I’ll probably also start weeding out the chickweed that emerged in my vegetable garden on those warm, sunny days we had in January. I hate to weed at this time of year, because the soil is so cold, my fingers freeze even with gloves on, but the plants got so large in January that they’re just about ready to bloom and set seed.
I’ll also try picking some parsley and see if it’s any good. It was so cold between Thanksgiving and Christmas that the plant stems turned to mush, and were useless for holiday meals. I left the plants in place though, as you can often get some good late winter sprigs for cooking before the parsley goes to seed in early spring. That’s when I pull it out and put in fresh plants or seed.

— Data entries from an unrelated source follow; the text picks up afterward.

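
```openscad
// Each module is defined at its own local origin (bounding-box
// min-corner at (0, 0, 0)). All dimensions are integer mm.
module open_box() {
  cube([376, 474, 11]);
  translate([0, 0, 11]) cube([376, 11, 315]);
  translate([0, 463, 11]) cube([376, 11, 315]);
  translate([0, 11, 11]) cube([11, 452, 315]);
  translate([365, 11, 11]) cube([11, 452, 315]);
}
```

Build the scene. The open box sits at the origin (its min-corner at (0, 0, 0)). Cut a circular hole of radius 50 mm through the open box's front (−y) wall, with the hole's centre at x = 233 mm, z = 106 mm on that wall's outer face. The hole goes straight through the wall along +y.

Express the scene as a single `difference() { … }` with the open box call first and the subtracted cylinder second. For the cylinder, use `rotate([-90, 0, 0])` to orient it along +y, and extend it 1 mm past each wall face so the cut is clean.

difference() {
  open_box();
  translate([233, -1, 106]) rotate([-90, 0, 0]) cylinder(h = 13, r = 50);
}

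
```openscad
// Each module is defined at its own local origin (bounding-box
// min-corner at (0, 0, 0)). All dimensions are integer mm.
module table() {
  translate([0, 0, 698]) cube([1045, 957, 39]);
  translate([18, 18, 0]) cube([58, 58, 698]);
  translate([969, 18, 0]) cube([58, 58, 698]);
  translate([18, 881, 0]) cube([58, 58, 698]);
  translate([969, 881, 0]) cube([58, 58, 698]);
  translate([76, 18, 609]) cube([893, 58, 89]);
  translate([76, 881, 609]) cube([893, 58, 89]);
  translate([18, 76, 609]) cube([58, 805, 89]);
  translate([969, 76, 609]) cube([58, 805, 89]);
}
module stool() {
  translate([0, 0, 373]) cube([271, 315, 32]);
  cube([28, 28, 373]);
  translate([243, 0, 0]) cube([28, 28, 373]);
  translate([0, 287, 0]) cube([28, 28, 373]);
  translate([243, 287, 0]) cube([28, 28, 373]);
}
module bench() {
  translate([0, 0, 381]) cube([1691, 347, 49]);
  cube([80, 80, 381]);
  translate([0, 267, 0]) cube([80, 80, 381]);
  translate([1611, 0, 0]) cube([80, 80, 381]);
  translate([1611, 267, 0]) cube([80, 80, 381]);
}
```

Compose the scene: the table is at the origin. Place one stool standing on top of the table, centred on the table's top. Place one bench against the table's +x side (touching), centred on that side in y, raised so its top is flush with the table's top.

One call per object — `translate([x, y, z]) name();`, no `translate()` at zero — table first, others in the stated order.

table();
translate([387, 321, 737]) stool();
translate([1045, 305, 307]) bench();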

Parsley is easy to start from seed in early to mid-spring. Once the soil warms up a little, you can scratch up a bit of dirt and sprinkle some seeds right in your garden. Plants may not emerge immediately if the weather is cold, but as soon as it’s safe to do so, they stick their heads up. You can get a lot of parsley plants from a little bit of seed.

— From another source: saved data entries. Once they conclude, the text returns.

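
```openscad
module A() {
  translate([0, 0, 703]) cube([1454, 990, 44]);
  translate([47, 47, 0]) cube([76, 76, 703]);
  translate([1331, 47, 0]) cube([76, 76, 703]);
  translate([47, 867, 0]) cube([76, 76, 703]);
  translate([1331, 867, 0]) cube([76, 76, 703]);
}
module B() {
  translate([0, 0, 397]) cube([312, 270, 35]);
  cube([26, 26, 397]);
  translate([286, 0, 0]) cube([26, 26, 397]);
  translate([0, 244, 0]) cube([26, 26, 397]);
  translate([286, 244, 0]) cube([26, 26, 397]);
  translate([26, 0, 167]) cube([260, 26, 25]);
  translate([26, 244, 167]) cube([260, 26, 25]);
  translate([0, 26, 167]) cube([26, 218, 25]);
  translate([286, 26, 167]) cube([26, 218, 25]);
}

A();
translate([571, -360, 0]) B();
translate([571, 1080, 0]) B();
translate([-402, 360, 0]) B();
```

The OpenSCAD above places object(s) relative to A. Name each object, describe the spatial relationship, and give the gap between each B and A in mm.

Each stool's nearest face is 90 mm from the table's bounding box.

A is a table. B is a stool. Three stools sit around the table at the −y, +y, −x sides. The gap between each stool and the table is 90 mm.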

In early March, if the ground isn’t frozen, lettuce seed can go in the ground. It’s fun to try varieties with different colored leaves for beautiful spring salads. Even a patch of ground that will be shaded when the trees leaf out, can grow a beautiful crop of lettuce in early spring, when the sun reaches the area.
Lettuce comes up quickly and is a great plant for impatient children to sow and pick. Be sure to buy leaf lettuce instead of head lettuce when you make your seed rack selections.